UP+DT Profile: Brent Oliver, Artistic Director

15 Sep UP+DT Profile: Brent Oliver, Artistic Director


Meet Brent, the Artistic Director for UP+DT Music Festival!

Favourite genre of music: Rock & Roll | Favourite artist: The Yawpers (for UP+DT), The Who (real life) | Favourite Edmonton venue: Freemason’s Hall


What is your role with UP+DT?

I’m the Artistic Director. My job is to find the bands that make the festival what it is. I’m not the only one that makes these decisions though – Jason Flammia (our Executive Director) also has equal input, along with local promoters and festivals we like to involve as part of our commitment to the community. We work with Not Enough Fest, Folk Festival, Blurred Lenz, JCL, Clean Up your Act, Double Lunch, Night Vision, ConcertWorks and more. It’s a real “Edmonton” booked festival.


How did you become involved with UP+DT?

I met Jason about 5 years ago when I was an agent in Winnipeg and he was booking events for his regular job with Alberta Culture. After I moved back to Edmonton, we both worked in different departments for the Government of Alberta and our paths crossed a few times. He mentioned to me that he and Allan Harding (a former Director, now living in Vancouver) has an idea for a multi venue festival happening in downtown Edmonton over Thanksgiving. I loved the idea, and wanted to help where I could. Thanks to my connections as an ex-agent and promoter, I was able to open a few doors for them, and my role has expanded ever since.


Who/where are you most excited to check out at UP+DT 2016?

The Yawpers. I saw them in a sweaty tent on an afternoon in Austin for SXSW and became completely obsessed with them. They’re two acoustic guitars and drums, and absolutely KILL live. The singer is a mix between Faces-era Rod Stewart, and Damian from Fucked Up. I highly recommend checking out their live videos online, and their last record American Male on Bloodshot Records.


When not planning UP+DT, where can you commonly be found?

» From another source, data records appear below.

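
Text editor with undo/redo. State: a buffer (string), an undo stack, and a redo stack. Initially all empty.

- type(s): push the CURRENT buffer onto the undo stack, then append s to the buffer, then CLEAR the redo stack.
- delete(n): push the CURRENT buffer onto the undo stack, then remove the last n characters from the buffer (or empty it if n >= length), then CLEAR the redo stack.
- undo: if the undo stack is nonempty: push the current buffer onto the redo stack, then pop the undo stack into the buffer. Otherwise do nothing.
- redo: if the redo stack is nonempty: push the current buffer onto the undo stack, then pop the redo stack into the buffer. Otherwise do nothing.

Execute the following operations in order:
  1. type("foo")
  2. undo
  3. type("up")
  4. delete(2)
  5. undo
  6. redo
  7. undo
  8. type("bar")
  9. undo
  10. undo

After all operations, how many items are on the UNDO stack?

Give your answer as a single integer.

Answer: 0

Derivation:
After op 1 (type): buf='foo' undo_depth=1 redo_depth=0
After op 2 (undo): buf='(empty)' undo_depth=0 redo_depth=1
After op 3 (type): buf='up' undo_depth=1 redo_depth=0
After op 4 (delete): buf='(empty)' undo_depth=2 redo_depth=0
After op 5 (undo): buf='up' undo_depth=1 redo_depth=1
After op 6 (redo): buf='(empty)' undo_depth=2 redo_depth=0
After op 7 (undo): buf='up' undo_depth=1 redo_depth=1
After op 8 (type): buf='upbar' undo_depth=2 redo_depth=0
After op 9 (undo): buf='up' undo_depth=1 redo_depth=1
After op 10 (undo): buf='(empty)' undo_depth=0 redo_depth=2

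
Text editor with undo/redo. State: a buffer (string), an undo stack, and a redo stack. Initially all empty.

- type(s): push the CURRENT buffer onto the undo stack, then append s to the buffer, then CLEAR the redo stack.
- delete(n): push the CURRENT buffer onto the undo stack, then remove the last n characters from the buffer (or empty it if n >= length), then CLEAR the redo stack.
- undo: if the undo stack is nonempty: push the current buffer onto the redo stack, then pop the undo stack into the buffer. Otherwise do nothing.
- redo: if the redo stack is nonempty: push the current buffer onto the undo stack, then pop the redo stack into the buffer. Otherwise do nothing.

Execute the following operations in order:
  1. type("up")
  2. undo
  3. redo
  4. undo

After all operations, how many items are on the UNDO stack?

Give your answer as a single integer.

After op 1 (type): buf='up' undo_depth=1 redo_depth=0
After op 2 (undo): buf='(empty)' undo_depth=0 redo_depth=1
After op 3 (redo): buf='up' undo_depth=1 redo_depth=0
After op 4 (undo): buf='(empty)' undo_depth=0 redo_depth=1

Answer: 0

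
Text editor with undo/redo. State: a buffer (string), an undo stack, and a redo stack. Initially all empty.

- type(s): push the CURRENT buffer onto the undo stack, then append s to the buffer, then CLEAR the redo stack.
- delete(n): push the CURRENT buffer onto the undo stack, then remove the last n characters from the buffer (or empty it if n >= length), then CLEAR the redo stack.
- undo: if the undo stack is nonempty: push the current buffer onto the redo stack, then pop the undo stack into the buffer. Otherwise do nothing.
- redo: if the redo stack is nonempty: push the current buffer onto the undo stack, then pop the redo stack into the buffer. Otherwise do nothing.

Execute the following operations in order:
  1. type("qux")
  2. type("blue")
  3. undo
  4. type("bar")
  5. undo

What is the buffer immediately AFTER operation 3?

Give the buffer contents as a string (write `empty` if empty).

After op 1 (type): buf='qux' undo_depth=1 redo_depth=0
After op 2 (type): buf='quxblue' undo_depth=2 redo_depth=0
After op 3 (undo): buf='qux' undo_depth=1 redo_depth=1

Answer: qux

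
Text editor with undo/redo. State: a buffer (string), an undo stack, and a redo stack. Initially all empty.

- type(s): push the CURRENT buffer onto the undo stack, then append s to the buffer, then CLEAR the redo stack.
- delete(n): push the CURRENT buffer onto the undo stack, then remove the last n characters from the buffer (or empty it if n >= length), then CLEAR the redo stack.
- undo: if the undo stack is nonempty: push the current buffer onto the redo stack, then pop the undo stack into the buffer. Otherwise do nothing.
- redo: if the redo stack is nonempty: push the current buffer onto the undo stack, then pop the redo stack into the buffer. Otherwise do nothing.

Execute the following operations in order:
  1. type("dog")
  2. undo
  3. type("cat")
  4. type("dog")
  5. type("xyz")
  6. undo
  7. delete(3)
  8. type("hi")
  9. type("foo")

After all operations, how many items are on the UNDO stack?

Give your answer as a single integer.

After op 1 (type): buf='dog' undo_depth=1 redo_depth=0
After op 2 (undo): buf='(empty)' undo_depth=0 redo_depth=1
After op 3 (type): buf='cat' undo_depth=1 redo_depth=0
After op 4 (type): buf='catdog' undo_depth=2 redo_depth=0
After op 5 (type): buf='catdogxyz' undo_depth=3 redo_depth=0
After op 6 (undo): buf='catdog' undo_depth=2 redo_depth=1
After op 7 (delete): buf='cat' undo_depth=3 redo_depth=0
After op 8 (type): buf='cathi' undo_depth=4 redo_depth=0
After op 9 (type): buf='cathifoo' undo_depth=5 redo_depth=0

Answer: 5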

Well, like everyone involved with this festival, I do this as a volunteer. My regular gig is in the same world – I’m the Director of Culture for the City of Spruce Grove, a community just west of Edmonton. I’ve been working in the public sector for 4 years now, and the last two in Spruce Grove and love it. Great team of dedicated arts folks here. Besides that, I also volunteer my time to Alberta Music as their Vice-Chair on the Board of Directors. It’s another way I like to be involved in the provincial scene, and help new and ready bands’ hit new stages of their career – here and abroad. Oh! And I have a wife and three kids that I see once in a while before they go to bed.

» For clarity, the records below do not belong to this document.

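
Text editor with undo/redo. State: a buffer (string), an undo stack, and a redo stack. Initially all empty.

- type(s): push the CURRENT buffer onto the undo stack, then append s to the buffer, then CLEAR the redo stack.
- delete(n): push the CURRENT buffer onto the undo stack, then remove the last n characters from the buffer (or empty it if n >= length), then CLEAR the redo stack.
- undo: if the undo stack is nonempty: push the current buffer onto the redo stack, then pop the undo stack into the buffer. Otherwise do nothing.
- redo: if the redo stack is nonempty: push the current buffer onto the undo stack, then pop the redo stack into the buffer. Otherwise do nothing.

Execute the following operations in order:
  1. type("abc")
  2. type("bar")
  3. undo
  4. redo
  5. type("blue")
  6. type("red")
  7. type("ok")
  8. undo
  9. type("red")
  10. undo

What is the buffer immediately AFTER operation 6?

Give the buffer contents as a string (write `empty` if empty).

Answer: abcbarbluered

Derivation:
After op 1 (type): buf='abc' undo_depth=1 redo_depth=0
After op 2 (type): buf='abcbar' undo_depth=2 redo_depth=0
After op 3 (undo): buf='abc' undo_depth=1 redo_depth=1
After op 4 (redo): buf='abcbar' undo_depth=2 redo_depth=0
After op 5 (type): buf='abcbarblue' undo_depth=3 redo_depth=0
After op 6 (type): buf='abcbarbluered' undo_depth=4 redo_depth=0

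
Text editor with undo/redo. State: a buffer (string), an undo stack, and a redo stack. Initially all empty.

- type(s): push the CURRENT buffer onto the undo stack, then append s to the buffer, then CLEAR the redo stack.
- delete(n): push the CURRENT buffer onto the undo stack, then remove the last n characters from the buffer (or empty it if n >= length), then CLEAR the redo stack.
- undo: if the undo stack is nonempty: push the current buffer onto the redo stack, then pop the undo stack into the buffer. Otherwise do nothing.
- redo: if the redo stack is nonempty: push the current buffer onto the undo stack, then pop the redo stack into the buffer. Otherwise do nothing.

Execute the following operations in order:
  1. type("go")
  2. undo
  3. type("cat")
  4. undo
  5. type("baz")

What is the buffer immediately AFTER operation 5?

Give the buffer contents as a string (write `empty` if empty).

After op 1 (type): buf='go' undo_depth=1 redo_depth=0
After op 2 (undo): buf='(empty)' undo_depth=0 redo_depth=1
After op 3 (type): buf='cat' undo_depth=1 redo_depth=0
After op 4 (undo): buf='(empty)' undo_depth=0 redo_depth=1
After op 5 (type): buf='baz' undo_depth=1 redo_depth=0

Answer: baz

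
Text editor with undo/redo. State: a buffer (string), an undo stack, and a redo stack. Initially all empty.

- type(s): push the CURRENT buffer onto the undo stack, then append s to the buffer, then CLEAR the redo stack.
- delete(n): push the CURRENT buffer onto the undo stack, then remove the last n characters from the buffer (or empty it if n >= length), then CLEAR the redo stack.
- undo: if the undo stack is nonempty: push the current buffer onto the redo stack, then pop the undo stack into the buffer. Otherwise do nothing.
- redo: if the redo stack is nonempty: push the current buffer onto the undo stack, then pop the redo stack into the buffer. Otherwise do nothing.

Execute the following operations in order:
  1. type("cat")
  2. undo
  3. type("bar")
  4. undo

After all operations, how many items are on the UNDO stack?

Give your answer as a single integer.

Answer: 0

Derivation:
After op 1 (type): buf='cat' undo_depth=1 redo_depth=0
After op 2 (undo): buf='(empty)' undo_depth=0 redo_depth=1
After op 3 (type): buf='bar' undo_depth=1 redo_depth=0
After op 4 (undo): buf='(empty)' undo_depth=0 redo_depth=1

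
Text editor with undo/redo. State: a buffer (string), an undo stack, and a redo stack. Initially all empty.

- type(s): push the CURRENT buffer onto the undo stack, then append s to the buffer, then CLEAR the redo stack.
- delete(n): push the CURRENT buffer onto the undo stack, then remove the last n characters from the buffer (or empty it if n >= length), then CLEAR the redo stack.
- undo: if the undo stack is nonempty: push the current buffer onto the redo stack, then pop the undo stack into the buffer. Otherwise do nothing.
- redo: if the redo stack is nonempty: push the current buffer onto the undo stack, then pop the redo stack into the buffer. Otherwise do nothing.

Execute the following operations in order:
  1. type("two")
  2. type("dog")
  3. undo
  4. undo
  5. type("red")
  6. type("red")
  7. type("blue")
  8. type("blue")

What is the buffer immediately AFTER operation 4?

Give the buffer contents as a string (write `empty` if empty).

After op 1 (type): buf='two' undo_depth=1 redo_depth=0
After op 2 (type): buf='twodog' undo_depth=2 redo_depth=0
After op 3 (undo): buf='two' undo_depth=1 redo_depth=1
After op 4 (undo): buf='(empty)' undo_depth=0 redo_depth=2

Answer: empty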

What is your favourite thing about the music scene in Edmonton?

For me, it’s always been the camaraderie. I remember the 90s when metal bands, folk bands, rock and roll and hip hop acts would all go to each others’ shows, and support each other whenever they could. Same thing happens now – I see guys the guys from the Dungarees, supporting folk and rock and roll acts; The Hearts out to see garage rock or hip hop groups… I honestly think that no one hates each other here. It’s really something.


How do you feel the music scene has grown and changed over the years in Edmonton?

I think it’s pretty clear… It’s the venues. We’ve had 18 venues close or change names in the past 12 years. Venues that honestly can never be replaced. That all being said, the live music scene seems to be going on the right trajectory. House gigs, the Needle opening in March, more DIY venues, City regulations softening for outdoor events… All signs point to a pretty vibrant thing happening. It’s not going to be easy, but if bands, venues and audiences all keep supporting each other – we’re going to be in a good spot.


No matter the festival, concert-goers always leave with a memorable story or two! What’s your fondest music festival or concert memory?

This is a tough one. I’ve been going to concerts since I was about 11 years old, and picking your favourite memory is like picking my favourite kid (…It’s the middle one. Don’t tell the other two.)

I’ve seen some great sets at the Folk Fest (Richard Buckner, Gillian Welch, kd lang), the old Jazz City fest (Herbalizer, Kid Koala), Sidetrack Cafe (Ike Turner, Big Sandy, Leon Russell) and theatre shows for Al Green, Elvis Costello, Chris Isaak and others.

My favourite show of all time has to be DEVO, live at the Austin Music Hall in 2008 as part of SXSW. The band was in their late 50s and put on not only a visual delight with a 60 foot high LED screen (which were really new at the time), but played the SHIT out of the material. Everything was perfect.


What is something that readers may be surprised to know about you?

Hmmm.. my current non-musical obsession is my family ancestry. I started looking into it after my kids were born, and it got really obsessive after my Dad passed away a few years ago. I’m able to track some of my direct ancestors all the way back to Robert The Bruce, King of Scotland about 1000 years ago. I’ve become so obsessed my Scottish heritage, I’m learning the highland bagpipes.